With this architecture, I can just input all 2 x (1491, 3840) outputting 1491 probabilities for each 1491 pairings and get pretty impressive result!

fig 7. Single Evaluation on Conv. Siamese

I finally get below 100 ms for this problem! Can I improve it? Of course I can. Let’s make batches(assuming evaluating whole 1491 images is hard for the network).

fig 8. Batches!

Wow! nearly 50 ms. So, it is really possible to do it sub 100 ms. But, how is the accuracy?

fig 9. Non Conv. Siamese Network
fig 10. Conv. Siamese Network

Actually the accuracy is not that different. It is hovering in 96% — 98 % (And from the figures above, you can tell that the convolutional one is more stable)

YOCO (You Only Compare Once)

The idea is coming from YOLO (You Only Look Once) object detection algorithm, which can detect many objects in one forward propagation step.

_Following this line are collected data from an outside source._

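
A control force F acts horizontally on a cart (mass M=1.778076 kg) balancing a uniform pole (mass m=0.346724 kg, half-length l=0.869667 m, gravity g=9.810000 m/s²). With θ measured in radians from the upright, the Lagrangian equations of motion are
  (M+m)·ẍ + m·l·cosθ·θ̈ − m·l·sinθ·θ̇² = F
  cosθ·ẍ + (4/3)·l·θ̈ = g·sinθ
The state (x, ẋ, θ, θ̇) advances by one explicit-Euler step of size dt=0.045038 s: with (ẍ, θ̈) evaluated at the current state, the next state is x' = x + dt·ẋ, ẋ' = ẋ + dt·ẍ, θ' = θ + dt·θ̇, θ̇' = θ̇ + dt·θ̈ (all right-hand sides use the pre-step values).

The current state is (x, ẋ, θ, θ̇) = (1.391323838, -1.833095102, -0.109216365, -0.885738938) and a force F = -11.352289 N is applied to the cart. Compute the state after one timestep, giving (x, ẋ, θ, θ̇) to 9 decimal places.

sinθ=-0.108999368, cosθ=0.994041819
temp = (F + m·l·θ̇²·sinθ)/(M+m) = (-11.352289 + -0.025785310)/2.124800 = -5.354891900
θ̈ = (g·sinθ − cosθ·temp)/(l·(4/3 − m·cos²θ/(M+m))) = 4.173037333
ẍ = temp − m·l·θ̈·cosθ/(M+m) = -5.943567131
Euler: x'=1.391323838+0.045038·-1.833095102=1.308764901, ẋ'=-1.833095102+0.045038·-5.943567131=-2.100781478
       θ'=-0.109216365+0.045038·-0.885738938=-0.149108275, θ̇'=-0.885738938+0.045038·4.173037333=-0.697793683

(1.308764901, -2.100781478, -0.149108275, -0.697793683)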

YOCO can compare many images (even thousand pairings) in one forward propagation. With this algorithm, you can reduce execution time to make your face recognition works even faster. And we hope, you will not need 17 full minutes for all of your employees to cross over the entry lanes.

That’s it the idea about how to improve your already working Siamese Network. Decreasing from 240 ms to 60 ms (around 4x) seems not that significant. But, in a production level system, doing so can determine a good or bad response from users.